Persistent presence of H. pylori slows growth rate
Children whose Helicobacter pylori infection was eradicated quickly grew faster than those who were not treated early, according to a study from Vanderbilt University Medical Center in Nashville, Tenn.
Robertino M. Mera, MD, PhD, and colleagues in the division of gastroenterology, hepatology and nutrition examined data from 295 school-age children from rural communities in Nariño, Colombia, who were separated into two groups: 150 who were treated for H. pylori and 145 who were not.
Children in the treatment group who tested positive for H. pylori were treated with lansoprazole, amoxicillin, metronidazole and bismuth for 14 days, and they were re-treated if they remained positive 3 months after baseline. Six months after baseline, height and weight measurements were taken, and presence of H. pylori was evaluated; children were measured every 3 months and checked for H. pylori every 6 months using a urea breath test. Children were followed for an average of 3.7 years.
Researchers concluded that children from the treatment group were 2.98 cm taller on average, even after adjusting for other fixed variables such as sex, father’s education and number of siblings. Similarly, children in the treatment group were 1.1 kg heavier on average, even with fixed variable adjustment.
“This study showed a significant and durable effect of clearing H. pylori infection on increased height and weight,” the researchers said. “Although treatment is only recommended for certain indications, this study suggests that in terms of growth, school-age children may benefit from being treated for H. pylori infection.”
This is the third study in this group of children, according to Mera. The first study showed the growth gap in a prospective cohort study in infants, and that there was no “catch up” of growth after being infected by H. pylori for a long time.

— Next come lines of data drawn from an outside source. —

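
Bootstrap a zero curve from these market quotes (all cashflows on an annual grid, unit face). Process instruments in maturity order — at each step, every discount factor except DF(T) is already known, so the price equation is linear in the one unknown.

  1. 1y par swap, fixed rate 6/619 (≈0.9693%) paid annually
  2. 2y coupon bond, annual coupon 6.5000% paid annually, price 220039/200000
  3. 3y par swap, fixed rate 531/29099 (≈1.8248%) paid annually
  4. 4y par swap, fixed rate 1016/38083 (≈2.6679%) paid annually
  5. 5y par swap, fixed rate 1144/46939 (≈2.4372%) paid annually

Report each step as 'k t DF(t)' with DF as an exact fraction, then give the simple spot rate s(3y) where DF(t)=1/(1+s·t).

1 1 619/625
2 2 4863/5000
3 3 9469/10000
4 4 1123/1250
5 5 1107/1250
s(3y) = (1/(9469/10000) − 1)/(3) = 177/9469 ≈ 1.8693%

step 1 [1y] swap r/1=6/619: DF=(1 − 6/619·(0))/(1+6/619) = 619/625 ≈ 0.990400
step 2 [2y] bond c/1=13/200: DF=(220039/200000 − 13/200·(0.990400))/(1+13/200) = 4863/5000 ≈ 0.972600
step 3 [3y] swap r/1=531/29099: DF=(1 − 531/29099·(0.990400+0.972600))/(1+531/29099) = 9469/10000 ≈ 0.946900
step 4 [4y] swap r/1=1016/38083: DF=(1 − 1016/38083·(0.990400+0.972600+0.946900))/(1+1016/38083) = 1123/1250 ≈ 0.898400
step 5 [5y] swap r/1=1144/46939: DF=(1 − 1144/46939·(0.990400+0.972600+0.946900+0.898400))/(1+1144/46939) = 1107/1250 ≈ 0.885600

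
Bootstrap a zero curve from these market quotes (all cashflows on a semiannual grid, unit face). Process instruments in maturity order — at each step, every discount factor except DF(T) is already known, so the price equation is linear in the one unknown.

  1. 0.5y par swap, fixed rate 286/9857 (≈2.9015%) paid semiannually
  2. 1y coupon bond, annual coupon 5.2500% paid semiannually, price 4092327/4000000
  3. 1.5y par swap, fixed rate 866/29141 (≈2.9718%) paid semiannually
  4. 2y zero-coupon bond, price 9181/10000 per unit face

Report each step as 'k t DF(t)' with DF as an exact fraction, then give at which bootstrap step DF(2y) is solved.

1 1/2 9857/10000
2 1 9717/10000
3 3/2 9567/10000
4 2 9181/10000
DF(2y) is solved at step 4

step 1 [0.5y] swap r/2=143/9857: DF=(1 − 143/9857·(0))/(1+143/9857) = 9857/10000 ≈ 0.985700
step 2 [1y] bond c/2=21/800: DF=(4092327/4000000 − 21/800·(0.985700))/(1+21/800) = 9717/10000 ≈ 0.971700
step 3 [1.5y] swap r/2=433/29141: DF=(1 − 433/29141·(0.985700+0.971700))/(1+433/29141) = 9567/10000 ≈ 0.956700
step 4 [2y] zero: DF = P = 9181/10000 ≈ 0.918100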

“We have been following this particular group of school-age children for several years now, and we have shown that the treatment, when effective, produces a startling growth difference when compared to infected children or those that do not clear the infection,” Mera told Infectious Diseases in Children. “In this latest study, we also have shown a weight difference, which is difficult due the large variability of weight in children.”
Disclosure: The researchers report no relevant financial disclosures.

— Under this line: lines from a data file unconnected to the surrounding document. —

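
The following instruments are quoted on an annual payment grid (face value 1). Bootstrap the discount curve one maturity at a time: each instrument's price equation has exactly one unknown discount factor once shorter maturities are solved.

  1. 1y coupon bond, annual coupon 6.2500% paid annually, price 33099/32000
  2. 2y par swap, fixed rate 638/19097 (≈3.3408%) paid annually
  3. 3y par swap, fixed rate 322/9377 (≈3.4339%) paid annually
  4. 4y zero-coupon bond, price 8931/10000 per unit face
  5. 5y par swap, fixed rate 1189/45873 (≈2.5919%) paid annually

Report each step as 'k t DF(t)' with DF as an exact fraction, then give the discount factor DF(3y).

1 1 1947/2000
2 2 4681/5000
3 3 4517/5000
4 4 8931/10000
5 5 8811/10000
DF(3y) = 4517/5000 ≈ 0.903400

step 1 [1y] bond c/1=1/16: DF=(33099/32000 − 1/16·(0))/(1+1/16) = 1947/2000 ≈ 0.973500
step 2 [2y] swap r/1=638/19097: DF=(1 − 638/19097·(0.973500))/(1+638/19097) = 4681/5000 ≈ 0.936200
step 3 [3y] swap r/1=322/9377: DF=(1 − 322/9377·(0.973500+0.936200))/(1+322/9377) = 4517/5000 ≈ 0.903400
step 4 [4y] zero: DF = P = 8931/10000 ≈ 0.893100
step 5 [5y] swap r/1=1189/45873: DF=(1 − 1189/45873·(0.973500+0.936200+0.903400+0.893100))/(1+1189/45873) = 8811/10000 ≈ 0.881100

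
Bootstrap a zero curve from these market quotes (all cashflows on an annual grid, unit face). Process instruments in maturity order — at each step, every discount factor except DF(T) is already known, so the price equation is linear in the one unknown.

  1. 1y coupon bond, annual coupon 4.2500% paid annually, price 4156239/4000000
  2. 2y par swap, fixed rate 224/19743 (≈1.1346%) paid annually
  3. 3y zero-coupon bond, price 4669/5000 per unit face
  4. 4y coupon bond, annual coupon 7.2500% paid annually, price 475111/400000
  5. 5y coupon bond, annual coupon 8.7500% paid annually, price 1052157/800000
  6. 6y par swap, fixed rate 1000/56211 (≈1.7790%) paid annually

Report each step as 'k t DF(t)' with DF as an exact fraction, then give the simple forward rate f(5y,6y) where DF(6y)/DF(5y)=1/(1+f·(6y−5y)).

step 1 [1y] bond c/1=17/400: DF=(4156239/4000000 − 17/400·(0))/(1+17/400) = 9967/10000 ≈ 0.996700
step 2 [2y] swap r/1=224/19743: DF=(1 − 224/19743·(0.996700))/(1+224/19743) = 611/625 ≈ 0.977600
step 3 [3y] zero: DF = P = 4669/5000 ≈ 0.933800
step 4 [4y] bond c/1=29/400: DF=(475111/400000 − 29/400·(0.996700+0.977600+0.933800))/(1+29/400) = 9109/10000 ≈ 0.910900
step 5 [5y] bond c/1=7/80: DF=(1052157/800000 − 7/80·(0.996700+0.977600+0.933800+0.910900))/(1+7/80) = 9021/10000 ≈ 0.902100
step 6 [6y] swap r/1=1000/56211: DF=(1 − 1000/56211·(0.996700+0.977600+0.933800+0.910900+0.902100))/(1+1000/56211) = 9/10 ≈ 0.900000

1 1 9967/10000
2 2 611/625
3 3 4669/5000
4 4 9109/10000
5 5 9021/10000
6 6 9/10
f(5y,6y) = ((9021/10000)/(9/10) − 1)/(1) = 7/3000 ≈ 0.2333%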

The factors that impact growth of children in developing countries remain largely unknown. This understanding is critical because as we get better at saving children's lives, particularly from infectious diseases, we see large numbers of children surviving early childhood with stunted growth and cognitive delay. We do know that caloric deprivation is only part of the equation, and possibly only a minor part in many areas. So what else contributes to childhood stunting?
Working in Colombia, Mera and colleagues suggest that children infected with Helicobacter pylori exhibit slower growth than children who are not infected or who have their infections treated. The association is plausible, largely because it has been observed by other groups. But a likely mechanistic hypothesis remains elusive. Moreover, there are some problems with the study. Foremost, if H. pylori makes one grow slower, why is it that at study entry, those with Helicobacter and those without are not significantly different with regard to size and weight? Could it be that there are unintended positive effects of the treatment? There are emerging data to suggest that the intestinal microbiome may contribute to childhood growth in developing countries, and the microbiota are obviously affected by antibiotics.
Antibiotics could also have prevented other infections occurring during the treatment period (these infectious agents would have been not-so-innocent bystanders); studies going back to the 1970s suggest that infectious insults of nearly any variety can lead to growth retardation. In the end, of course, H. pylori could simply be one of these infections, or the infection could be linked to growth delay via mechanisms not yet understood. In any case, the study of Mera and colleagues provides important food for thought in a still hungry world.
James P. Nataro, MD, PhD, MBA
Benjamin Armistead Shepherd Professor and Chair,
Department of Pediatrics University of Virginia School of Medicine
Pediatrician-in-Chief, University of Virginia Children's Hospital
Disclosure: Dr. Nataro reports no relevant financial disclosures.